Deploy MNIST Trained Model as a Web Service
I cover the training, service and client implementation. The service receives an image of a hand-written digit between 0 and 9 (tensor format) and guesses which number the image represents

In one of my articles on deep learning, I teach how to implement a simple image recognition system. The program does everything coded in one file — dataset loading, model definition, training and evaluation.
In this post, I’ll walk you through how to save the model and load it from a service implemented using Flask (Python web framework).
I’ll also show how to build a simple client to invoke the service.
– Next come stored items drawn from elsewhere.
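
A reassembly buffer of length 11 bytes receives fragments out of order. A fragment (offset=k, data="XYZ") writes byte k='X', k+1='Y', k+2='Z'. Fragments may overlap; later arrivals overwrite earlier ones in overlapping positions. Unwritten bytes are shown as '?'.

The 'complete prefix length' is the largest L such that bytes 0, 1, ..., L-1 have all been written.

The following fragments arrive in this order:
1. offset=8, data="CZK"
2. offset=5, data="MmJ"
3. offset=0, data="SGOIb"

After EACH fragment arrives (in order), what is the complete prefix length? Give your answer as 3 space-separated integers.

Fragment 1: offset=8 data="CZK" -> buffer=????????CZK -> prefix_len=0
Fragment 2: offset=5 data="MmJ" -> buffer=?????MmJCZK -> prefix_len=0
Fragment 3: offset=0 data="SGOIb" -> buffer=SGOIbMmJCZK -> prefix_len=11

Answer: 0 0 11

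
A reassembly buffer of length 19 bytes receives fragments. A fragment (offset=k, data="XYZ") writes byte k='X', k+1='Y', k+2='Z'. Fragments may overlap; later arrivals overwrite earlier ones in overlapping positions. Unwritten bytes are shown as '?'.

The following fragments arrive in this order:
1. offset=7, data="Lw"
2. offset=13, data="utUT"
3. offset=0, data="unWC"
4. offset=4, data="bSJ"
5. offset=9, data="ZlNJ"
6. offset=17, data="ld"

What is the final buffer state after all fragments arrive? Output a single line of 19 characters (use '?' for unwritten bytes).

Fragment 1: offset=7 data="Lw" -> buffer=???????Lw??????????
Fragment 2: offset=13 data="utUT" -> buffer=???????Lw????utUT??
Fragment 3: offset=0 data="unWC" -> buffer=unWC???Lw????utUT??
Fragment 4: offset=4 data="bSJ" -> buffer=unWCbSJLw????utUT??
Fragment 5: offset=9 data="ZlNJ" -> buffer=unWCbSJLwZlNJutUT??
Fragment 6: offset=17 data="ld" -> buffer=unWCbSJLwZlNJutUTld

Answer: unWCbSJLwZlNJutUTld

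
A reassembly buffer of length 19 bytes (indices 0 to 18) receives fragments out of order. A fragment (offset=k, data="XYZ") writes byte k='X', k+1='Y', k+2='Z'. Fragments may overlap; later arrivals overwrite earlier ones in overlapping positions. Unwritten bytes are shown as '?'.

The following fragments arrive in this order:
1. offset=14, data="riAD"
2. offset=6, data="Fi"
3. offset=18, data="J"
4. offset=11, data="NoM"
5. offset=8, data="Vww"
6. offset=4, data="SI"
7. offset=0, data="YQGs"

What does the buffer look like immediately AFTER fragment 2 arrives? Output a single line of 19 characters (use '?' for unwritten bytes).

Answer: ??????Fi??????riAD?

Derivation:
Fragment 1: offset=14 data="riAD" -> buffer=??????????????riAD?
Fragment 2: offset=6 data="Fi" -> buffer=??????Fi??????riAD?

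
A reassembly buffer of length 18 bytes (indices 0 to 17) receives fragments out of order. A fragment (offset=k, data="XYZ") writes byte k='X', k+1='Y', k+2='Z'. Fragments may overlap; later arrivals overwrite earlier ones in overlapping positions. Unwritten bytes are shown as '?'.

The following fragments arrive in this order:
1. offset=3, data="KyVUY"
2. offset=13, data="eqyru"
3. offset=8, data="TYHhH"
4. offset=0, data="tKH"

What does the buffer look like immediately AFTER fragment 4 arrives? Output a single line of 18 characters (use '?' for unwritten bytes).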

The code is available on Github. The repo contains the following files,
- client.py
- service.py
- train.py
- neural_network.py
Training and Saving The Model
I covered the training phase in my previous post. I used PyTorch.
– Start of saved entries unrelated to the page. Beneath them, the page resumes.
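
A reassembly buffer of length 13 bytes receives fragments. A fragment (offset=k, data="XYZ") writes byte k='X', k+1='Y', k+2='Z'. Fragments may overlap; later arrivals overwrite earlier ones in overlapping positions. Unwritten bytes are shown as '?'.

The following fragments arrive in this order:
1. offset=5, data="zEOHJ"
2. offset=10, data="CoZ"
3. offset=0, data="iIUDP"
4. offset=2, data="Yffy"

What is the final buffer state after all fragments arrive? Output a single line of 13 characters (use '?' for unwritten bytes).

Fragment 1: offset=5 data="zEOHJ" -> buffer=?????zEOHJ???
Fragment 2: offset=10 data="CoZ" -> buffer=?????zEOHJCoZ
Fragment 3: offset=0 data="iIUDP" -> buffer=iIUDPzEOHJCoZ
Fragment 4: offset=2 data="Yffy" -> buffer=iIYffyEOHJCoZ

Answer: iIYffyEOHJCoZ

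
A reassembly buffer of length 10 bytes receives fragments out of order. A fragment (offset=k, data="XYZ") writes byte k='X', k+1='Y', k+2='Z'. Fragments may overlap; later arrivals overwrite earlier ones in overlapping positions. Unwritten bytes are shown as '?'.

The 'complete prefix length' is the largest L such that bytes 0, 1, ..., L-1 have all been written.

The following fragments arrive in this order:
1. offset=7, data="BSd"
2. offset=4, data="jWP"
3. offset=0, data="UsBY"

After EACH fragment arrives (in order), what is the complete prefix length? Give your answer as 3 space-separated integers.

Answer: 0 0 10

Derivation:
Fragment 1: offset=7 data="BSd" -> buffer=???????BSd -> prefix_len=0
Fragment 2: offset=4 data="jWP" -> buffer=????jWPBSd -> prefix_len=0
Fragment 3: offset=0 data="UsBY" -> buffer=UsBYjWPBSd -> prefix_len=10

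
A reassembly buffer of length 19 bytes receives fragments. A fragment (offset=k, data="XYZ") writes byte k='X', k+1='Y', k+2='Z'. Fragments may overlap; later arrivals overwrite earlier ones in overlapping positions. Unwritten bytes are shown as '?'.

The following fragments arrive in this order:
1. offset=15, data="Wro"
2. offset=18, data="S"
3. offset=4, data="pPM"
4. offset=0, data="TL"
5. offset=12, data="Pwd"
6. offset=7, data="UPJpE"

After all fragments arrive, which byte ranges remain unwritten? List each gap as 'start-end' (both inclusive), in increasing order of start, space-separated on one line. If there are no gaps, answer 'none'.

Fragment 1: offset=15 len=3
Fragment 2: offset=18 len=1
Fragment 3: offset=4 len=3
Fragment 4: offset=0 len=2
Fragment 5: offset=12 len=3
Fragment 6: offset=7 len=5
Gaps: 2-3

Answer: 2-3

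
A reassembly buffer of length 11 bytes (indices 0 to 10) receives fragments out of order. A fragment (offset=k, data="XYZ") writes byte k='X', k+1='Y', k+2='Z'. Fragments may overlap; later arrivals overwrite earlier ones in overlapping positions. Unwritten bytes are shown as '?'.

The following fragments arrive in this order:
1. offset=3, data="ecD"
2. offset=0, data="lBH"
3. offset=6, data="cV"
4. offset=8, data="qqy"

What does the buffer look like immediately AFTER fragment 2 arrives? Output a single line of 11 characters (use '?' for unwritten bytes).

Fragment 1: offset=3 data="ecD" -> buffer=???ecD?????
Fragment 2: offset=0 data="lBH" -> buffer=lBHecD?????

Answer: lBHecD?????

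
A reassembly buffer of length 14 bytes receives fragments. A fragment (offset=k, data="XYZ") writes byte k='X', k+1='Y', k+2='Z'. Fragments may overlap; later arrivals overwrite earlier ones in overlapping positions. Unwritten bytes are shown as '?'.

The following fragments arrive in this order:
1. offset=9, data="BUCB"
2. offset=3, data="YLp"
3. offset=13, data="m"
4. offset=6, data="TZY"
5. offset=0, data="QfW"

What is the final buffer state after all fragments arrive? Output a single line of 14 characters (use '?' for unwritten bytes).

Fragment 1: offset=9 data="BUCB" -> buffer=?????????BUCB?
Fragment 2: offset=3 data="YLp" -> buffer=???YLp???BUCB?
Fragment 3: offset=13 data="m" -> buffer=???YLp???BUCBm
Fragment 4: offset=6 data="TZY" -> buffer=???YLpTZYBUCBm
Fragment 5: offset=0 data="QfW" -> buffer=QfWYLpTZYBUCBm

Answer: QfWYLpTZYBUCBm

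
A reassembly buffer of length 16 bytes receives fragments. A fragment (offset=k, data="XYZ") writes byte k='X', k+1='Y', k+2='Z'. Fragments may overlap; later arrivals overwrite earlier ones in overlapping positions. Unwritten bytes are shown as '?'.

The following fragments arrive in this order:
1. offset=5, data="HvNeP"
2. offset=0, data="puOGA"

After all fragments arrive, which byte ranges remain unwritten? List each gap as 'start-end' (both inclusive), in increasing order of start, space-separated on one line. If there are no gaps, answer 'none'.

Fragment 1: offset=5 len=5
Fragment 2: offset=0 len=5
Gaps: 10-15

Answer: 10-15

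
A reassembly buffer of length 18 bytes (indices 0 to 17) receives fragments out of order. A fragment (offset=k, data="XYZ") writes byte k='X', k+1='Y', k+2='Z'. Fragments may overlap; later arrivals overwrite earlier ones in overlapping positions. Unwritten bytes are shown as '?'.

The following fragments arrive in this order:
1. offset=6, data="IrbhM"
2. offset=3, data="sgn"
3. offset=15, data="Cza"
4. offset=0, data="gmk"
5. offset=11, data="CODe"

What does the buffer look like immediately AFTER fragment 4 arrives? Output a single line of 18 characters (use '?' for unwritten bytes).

Fragment 1: offset=6 data="IrbhM" -> buffer=??????IrbhM???????
Fragment 2: offset=3 data="sgn" -> buffer=???sgnIrbhM???????
Fragment 3: offset=15 data="Cza" -> buffer=???sgnIrbhM????Cza
Fragment 4: offset=0 data="gmk" -> buffer=gmksgnIrbhM????Cza

Answer: gmksgnIrbhM????Cza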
It’s a simple neural network with one input layer, two hidden layers and one output layer.
The example I use is the “Hello World” of image recognition. It’s great for beginners starting with deep learning.
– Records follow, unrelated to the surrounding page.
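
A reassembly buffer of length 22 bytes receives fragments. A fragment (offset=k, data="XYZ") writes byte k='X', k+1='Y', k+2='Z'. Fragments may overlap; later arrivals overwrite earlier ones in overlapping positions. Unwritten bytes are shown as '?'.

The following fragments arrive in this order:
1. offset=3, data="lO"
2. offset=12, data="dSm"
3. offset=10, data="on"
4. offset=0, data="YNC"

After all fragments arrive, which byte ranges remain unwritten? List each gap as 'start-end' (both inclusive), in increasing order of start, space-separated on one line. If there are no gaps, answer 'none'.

Answer: 5-9 15-21

Derivation:
Fragment 1: offset=3 len=2
Fragment 2: offset=12 len=3
Fragment 3: offset=10 len=2
Fragment 4: offset=0 len=3
Gaps: 5-9 15-21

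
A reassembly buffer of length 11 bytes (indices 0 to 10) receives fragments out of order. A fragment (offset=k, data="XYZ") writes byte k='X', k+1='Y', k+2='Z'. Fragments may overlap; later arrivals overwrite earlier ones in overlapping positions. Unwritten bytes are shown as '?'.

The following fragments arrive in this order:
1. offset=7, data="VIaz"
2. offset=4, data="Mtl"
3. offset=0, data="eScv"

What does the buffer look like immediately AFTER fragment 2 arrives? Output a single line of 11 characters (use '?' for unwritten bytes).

Fragment 1: offset=7 data="VIaz" -> buffer=???????VIaz
Fragment 2: offset=4 data="Mtl" -> buffer=????MtlVIaz

Answer: ????MtlVIaz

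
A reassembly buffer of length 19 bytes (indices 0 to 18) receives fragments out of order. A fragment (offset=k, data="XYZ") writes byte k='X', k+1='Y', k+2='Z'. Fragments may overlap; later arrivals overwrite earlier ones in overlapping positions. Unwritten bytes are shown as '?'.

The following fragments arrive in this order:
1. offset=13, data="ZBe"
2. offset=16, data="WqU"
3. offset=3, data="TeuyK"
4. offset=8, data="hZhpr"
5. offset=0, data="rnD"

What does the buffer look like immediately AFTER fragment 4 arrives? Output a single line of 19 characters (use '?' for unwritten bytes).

Answer: ???TeuyKhZhprZBeWqU

Derivation:
Fragment 1: offset=13 data="ZBe" -> buffer=?????????????ZBe???
Fragment 2: offset=16 data="WqU" -> buffer=?????????????ZBeWqU
Fragment 3: offset=3 data="TeuyK" -> buffer=???TeuyK?????ZBeWqU
Fragment 4: offset=8 data="hZhpr" -> buffer=???TeuyKhZhprZBeWqU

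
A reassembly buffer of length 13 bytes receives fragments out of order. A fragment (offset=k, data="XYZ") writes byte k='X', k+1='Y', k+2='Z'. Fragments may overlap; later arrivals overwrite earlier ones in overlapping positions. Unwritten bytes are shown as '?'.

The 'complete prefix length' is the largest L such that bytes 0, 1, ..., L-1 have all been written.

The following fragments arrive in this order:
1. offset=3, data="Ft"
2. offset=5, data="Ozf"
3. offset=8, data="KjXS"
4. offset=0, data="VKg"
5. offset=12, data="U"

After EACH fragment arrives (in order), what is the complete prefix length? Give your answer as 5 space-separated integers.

Answer: 0 0 0 12 13

Derivation:
Fragment 1: offset=3 data="Ft" -> buffer=???Ft???????? -> prefix_len=0
Fragment 2: offset=5 data="Ozf" -> buffer=???FtOzf????? -> prefix_len=0
Fragment 3: offset=8 data="KjXS" -> buffer=???FtOzfKjXS? -> prefix_len=0
Fragment 4: offset=0 data="VKg" -> buffer=VKgFtOzfKjXS? -> prefix_len=12
Fragment 5: offset=12 data="U" -> buffer=VKgFtOzfKjXSU -> prefix_len=13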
After training, I save the model learned weights/parameters. Saving the learning parameters or also referred to as “saving for inferencing”. It’s the recommended approach.
Although it’s easier (less code) to save the entire model, it’s not advised because the data is bound to the classes and directory structure when the model was saved.
Below is how I save the model,
torch.save(model.state_dict(), "model.pth")Service
For developing the service, I use a Python web framework called Flask. The implementation contains only one endpoint (/guess).
As a reference, I used this article by Tanuj Jain. Tanuj also teaches how to deploy in a cloud virtual machine (VM).
When service.py is executed, the program loads the model (previously saved). The model is loaded only once.
Request and response
The service receives a JSON containing the hand-written digit (tensor representation). It converts the string JSON to an array and then converts it to a tensor.
Next, it flattens the tensor to size 784 (28 times 28) and passes to the model. The model output (10 nodes) contains the guess for each digit from 0 to 9.
torch.argmax returns the maximum value of all output nodes. Lastly, the service response is a string.